Grand écran: "Les cowboys", quête enragée d'un père qui raconte le monde (23/11/2015)
Fan de culture country, Alain (François Damiens, photo) est l'un des piliers d'une communauté du genre dans l'est de la France. Lors d'un rassemblement, il danse avec Kelly, sa fille chérie de 16 ans, sous le regard attendri de sa femme et de son fils Kid. Peu après, tous trois s'aperçoivent soudain qu'elle a disparu.
Dès lors, Alain se lance à sa recherche, parcourant le monde, sacrifiant tout, sa vie de famille, la jeunesse de son fils qu'il embarque dans sa quête éperdue, enragée, obsessionnelle. On découvrira à la fois la conversion de Kelly à l'Islam radical par amour, l’impossibilité pour son père d’accepter de vivre sans elle et de s’adapter aux autres.
Les cowboys, qui résonne douloureusement face aux tragiques attentats du 13 novembre à Paris, débute en 1994 et se termine en 2005 est le premier long-métrage de Thomas Bidegain, scénariste attitré de Jacques Audiard pour qui il a notamment écrit Un prophète Grand Prix du jury à Cannes en 2009 et Dheepan, Palme d’or en mai dernier. Une fresque ambitieuse doublée d’un grand drame familial.
De passage à Genève peu après le festival cannois, Thomas Bidegain, sélectionné à la Quinzaine des réalidsateurs, nous expliquait la genèse de ce western moderne, où les protagonistes sont projetés dans le fracas du monde: "J'ai été rattrapé par l'actualité mais j'ai commencé à écrire il y a quatre ans. L'idée m'est venue petit à petit. J'avais entendu parler de ces communautés country dont les membres pensent qu'ils sont des cowboys et les musulmans des Indiens". En l’occurrence les kidnappeurs intégristes de Kelly sont les Indiens, les ennemis à abattre.
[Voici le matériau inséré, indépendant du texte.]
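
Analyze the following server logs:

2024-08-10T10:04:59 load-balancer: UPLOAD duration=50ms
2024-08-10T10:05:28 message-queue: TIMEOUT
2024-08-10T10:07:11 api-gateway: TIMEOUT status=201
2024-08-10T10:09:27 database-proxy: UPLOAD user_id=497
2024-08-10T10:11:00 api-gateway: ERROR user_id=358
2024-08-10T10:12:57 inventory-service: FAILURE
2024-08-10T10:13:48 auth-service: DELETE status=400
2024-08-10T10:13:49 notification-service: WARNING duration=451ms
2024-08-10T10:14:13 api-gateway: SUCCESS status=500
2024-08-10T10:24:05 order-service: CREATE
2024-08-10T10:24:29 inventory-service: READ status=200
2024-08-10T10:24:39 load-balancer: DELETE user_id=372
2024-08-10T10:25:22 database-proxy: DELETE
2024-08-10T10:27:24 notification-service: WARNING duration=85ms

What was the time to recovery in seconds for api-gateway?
193

To calculate recovery time:

1. Find ERROR event for api-gateway: 2024-08-10T10:11:00
2. Find next SUCCESS event for api-gateway: 2024-08-10T10:14:13
3. Recovery time: 2024-08-10T10:14:13 - 2024-08-10T10:11:00 = 193 seconds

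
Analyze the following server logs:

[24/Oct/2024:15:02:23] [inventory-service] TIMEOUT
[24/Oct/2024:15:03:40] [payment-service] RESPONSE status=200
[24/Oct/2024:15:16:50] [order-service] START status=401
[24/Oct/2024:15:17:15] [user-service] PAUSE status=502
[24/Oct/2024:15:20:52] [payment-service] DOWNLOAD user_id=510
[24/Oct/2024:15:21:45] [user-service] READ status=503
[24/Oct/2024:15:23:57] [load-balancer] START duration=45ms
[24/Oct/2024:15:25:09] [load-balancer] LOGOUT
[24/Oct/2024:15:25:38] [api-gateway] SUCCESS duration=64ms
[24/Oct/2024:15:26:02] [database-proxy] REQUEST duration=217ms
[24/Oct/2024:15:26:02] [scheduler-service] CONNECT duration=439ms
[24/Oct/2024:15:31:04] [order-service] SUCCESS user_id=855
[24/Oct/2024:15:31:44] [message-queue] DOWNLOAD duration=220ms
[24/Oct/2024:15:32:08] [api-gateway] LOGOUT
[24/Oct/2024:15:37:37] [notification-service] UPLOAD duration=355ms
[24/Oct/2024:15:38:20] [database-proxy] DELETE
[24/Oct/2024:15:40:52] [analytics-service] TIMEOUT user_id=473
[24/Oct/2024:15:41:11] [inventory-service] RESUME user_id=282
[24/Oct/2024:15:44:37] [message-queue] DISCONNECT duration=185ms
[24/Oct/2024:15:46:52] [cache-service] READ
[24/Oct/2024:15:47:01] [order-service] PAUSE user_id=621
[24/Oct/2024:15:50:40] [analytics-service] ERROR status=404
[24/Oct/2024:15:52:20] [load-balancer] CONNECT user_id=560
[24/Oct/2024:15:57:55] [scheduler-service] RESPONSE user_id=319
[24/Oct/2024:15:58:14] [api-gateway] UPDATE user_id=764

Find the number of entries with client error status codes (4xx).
2

To find matching entries:

1. Pattern to match: client error status codes (4xx)
2. Scan each log entry for the pattern
3. Count matches: 2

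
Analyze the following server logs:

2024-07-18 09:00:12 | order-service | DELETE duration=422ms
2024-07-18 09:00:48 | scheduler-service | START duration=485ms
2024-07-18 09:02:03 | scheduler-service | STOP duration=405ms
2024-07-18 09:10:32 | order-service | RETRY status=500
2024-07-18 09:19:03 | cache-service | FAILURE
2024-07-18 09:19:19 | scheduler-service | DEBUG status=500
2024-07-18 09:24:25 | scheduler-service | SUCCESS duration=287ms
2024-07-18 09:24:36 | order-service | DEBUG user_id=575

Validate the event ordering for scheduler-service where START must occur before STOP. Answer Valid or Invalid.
Valid

To validate ordering:

1. Required order: START → STOP
2. Rule: START must occur before STOP
3. Check actual order of events for scheduler-service
4. Result: Valid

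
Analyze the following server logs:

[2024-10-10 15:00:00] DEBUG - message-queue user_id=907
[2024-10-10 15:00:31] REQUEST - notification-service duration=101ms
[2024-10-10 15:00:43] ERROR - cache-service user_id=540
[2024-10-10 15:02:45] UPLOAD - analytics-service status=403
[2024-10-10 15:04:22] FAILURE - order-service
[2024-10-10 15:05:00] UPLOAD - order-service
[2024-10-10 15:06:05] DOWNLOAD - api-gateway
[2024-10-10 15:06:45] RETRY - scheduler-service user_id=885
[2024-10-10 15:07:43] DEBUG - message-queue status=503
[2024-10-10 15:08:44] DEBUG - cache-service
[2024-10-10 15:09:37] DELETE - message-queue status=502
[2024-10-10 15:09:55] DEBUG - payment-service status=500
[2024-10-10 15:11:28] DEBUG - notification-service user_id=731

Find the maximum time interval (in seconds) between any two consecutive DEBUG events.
463

To find the longest gap:

1. Extract all DEBUG events in chronological order
2. Calculate time differences between consecutive events
3. Find the maximum difference
4. Longest gap: 463 seconds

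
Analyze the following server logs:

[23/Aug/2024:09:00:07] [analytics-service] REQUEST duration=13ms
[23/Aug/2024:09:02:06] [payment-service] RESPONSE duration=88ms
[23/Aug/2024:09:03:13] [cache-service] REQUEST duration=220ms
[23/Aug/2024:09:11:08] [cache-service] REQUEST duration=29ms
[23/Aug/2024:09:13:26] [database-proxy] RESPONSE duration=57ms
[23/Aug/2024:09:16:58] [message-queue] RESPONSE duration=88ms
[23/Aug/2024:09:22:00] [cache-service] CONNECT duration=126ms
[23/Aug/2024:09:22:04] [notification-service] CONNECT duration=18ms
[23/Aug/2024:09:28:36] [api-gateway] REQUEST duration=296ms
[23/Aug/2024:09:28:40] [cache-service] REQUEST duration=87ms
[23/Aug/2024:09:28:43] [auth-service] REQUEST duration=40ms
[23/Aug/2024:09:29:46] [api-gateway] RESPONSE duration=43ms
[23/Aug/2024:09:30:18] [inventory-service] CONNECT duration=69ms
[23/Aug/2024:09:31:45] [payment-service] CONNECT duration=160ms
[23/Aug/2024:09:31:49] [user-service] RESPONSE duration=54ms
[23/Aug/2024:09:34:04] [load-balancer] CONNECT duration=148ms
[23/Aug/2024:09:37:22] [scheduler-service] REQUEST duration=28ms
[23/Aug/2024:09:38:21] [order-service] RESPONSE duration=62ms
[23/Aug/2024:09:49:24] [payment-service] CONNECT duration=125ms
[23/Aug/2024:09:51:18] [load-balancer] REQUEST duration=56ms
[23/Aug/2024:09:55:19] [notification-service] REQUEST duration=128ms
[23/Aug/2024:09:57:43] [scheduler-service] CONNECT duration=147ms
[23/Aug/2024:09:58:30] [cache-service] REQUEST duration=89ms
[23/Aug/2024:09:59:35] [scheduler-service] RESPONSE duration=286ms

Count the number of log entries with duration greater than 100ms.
9

To count timeouts:

1. Threshold: 100ms
2. Extract duration from each log entry
3. Count entries where duration > 100
4. Timeout count: 9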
L’auteur (photo ci-contre) souhaitait ainsi évoquer les disparitions, le djihad. "Le film se situe à trois niveaux: une famille effondrée qui se délite, une fille qui l’a quittée et la façon dont son départ l’affecte ainsi que toute la communauté de ces cowboys du dimanche et l'histoire d'Al Qaïda, rythmée par les attentats à travers la planète. A commencer évidemment par la rupture essentielle qu’a représentée l’attaque des tours jumelles à New York. Puis celles de Madrid, de Londres".
Bien que tournant autour de la radicalisation et du terrorisme, Les cowboys rappelle la traque inlassable dans La prisonnière du désert de John Ford, ici représentée par Kelly. "J'ai repris ce canevas pour parler d'aujourd'hui. Le western donne l'état de la nation aux Etats-Unis. J'avais envie d'un état de la nation. A travers la quête dramatique d’un père, et celle d’un fils qui suit son père pour ne pas le perdre, je veux raconter le monde où une nouvelle étape a été franchie dans l'horreur, et la façon dont on va être forcé de voir les choses autrement". Thomas Bidegain ne se doutait pas alors à quel point la terrible actualité parisienne lui donnerait raison.
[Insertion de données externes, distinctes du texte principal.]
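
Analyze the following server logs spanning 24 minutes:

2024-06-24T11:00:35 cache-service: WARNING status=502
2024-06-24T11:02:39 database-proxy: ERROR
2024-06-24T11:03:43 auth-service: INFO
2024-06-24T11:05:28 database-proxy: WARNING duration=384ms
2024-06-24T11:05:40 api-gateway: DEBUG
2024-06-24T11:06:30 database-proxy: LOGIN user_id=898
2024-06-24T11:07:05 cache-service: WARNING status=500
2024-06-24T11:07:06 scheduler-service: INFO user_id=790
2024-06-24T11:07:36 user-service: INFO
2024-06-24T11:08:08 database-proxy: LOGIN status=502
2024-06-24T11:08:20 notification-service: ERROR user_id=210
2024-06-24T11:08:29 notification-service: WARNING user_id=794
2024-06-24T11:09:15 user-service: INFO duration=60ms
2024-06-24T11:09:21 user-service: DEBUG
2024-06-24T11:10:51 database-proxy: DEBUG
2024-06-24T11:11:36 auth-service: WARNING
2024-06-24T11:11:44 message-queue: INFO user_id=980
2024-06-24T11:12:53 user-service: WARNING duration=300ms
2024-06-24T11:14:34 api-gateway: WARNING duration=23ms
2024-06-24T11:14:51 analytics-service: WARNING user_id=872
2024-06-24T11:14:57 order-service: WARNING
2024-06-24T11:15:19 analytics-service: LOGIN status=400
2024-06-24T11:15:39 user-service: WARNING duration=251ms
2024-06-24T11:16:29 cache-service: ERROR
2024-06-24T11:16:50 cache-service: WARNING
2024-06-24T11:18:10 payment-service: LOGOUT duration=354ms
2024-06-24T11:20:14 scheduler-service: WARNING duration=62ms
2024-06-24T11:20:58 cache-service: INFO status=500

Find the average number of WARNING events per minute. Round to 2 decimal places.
0.5

To calculate the rate:

1. Count total WARNING events: 12
2. Total time period: 24 minutes
3. Rate = 12 / 24 = 0.5 events per minute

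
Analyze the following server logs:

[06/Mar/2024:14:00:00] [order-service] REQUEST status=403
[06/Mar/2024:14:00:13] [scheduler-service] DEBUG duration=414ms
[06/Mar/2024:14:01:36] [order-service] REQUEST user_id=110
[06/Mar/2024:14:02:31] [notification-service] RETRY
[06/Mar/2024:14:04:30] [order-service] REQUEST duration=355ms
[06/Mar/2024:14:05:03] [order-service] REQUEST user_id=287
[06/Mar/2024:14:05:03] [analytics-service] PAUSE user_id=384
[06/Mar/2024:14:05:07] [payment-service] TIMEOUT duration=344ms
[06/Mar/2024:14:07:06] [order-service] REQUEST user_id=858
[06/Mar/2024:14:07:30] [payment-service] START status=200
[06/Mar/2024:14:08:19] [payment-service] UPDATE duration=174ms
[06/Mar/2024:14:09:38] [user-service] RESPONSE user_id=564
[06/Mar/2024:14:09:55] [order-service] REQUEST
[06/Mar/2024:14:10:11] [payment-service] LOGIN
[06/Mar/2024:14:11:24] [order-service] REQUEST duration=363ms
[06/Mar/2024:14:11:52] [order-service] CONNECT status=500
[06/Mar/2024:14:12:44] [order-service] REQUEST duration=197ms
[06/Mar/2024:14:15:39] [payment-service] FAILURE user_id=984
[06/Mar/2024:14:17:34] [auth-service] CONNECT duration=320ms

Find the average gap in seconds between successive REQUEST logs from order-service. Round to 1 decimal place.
109.1

To calculate average interval:

1. Find all REQUEST events for order-service in order
2. Calculate time gaps between consecutive events
3. Compute mean of gaps: 764 / 7 = 109.1 seconds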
La réussite de cet opus qu’il s’agisse de la mise en scène, de l’écriture, de l’image, des décors, tient aussi bien sûr à ses interprètes, dont Finnegan Oldfield dans le rôle du fils, John C. Reilly dans celui d’un intermédiaire américain et surtout le principal, François Damiens, magnifique et impressionnant.
Stetson vissé sur le crâne, il incarne pour la troisième fois après Suzanne et Gare du Nord un père à la recherche de sa fille. "J'ai vu des choses chez lui que d'autres ne possèdent pas", remarque Thomas Bidegain. "C'est un comédien formidable, doté d'une présence très physique, d'une autorité, d'une beauté virile. J'en fais un personnage peu sympathique à qui il fallait apporter une humanité pour qu'il reste touchant".
A l'affiche dans les salles de Suisse romande dès mercredi 25 novembre.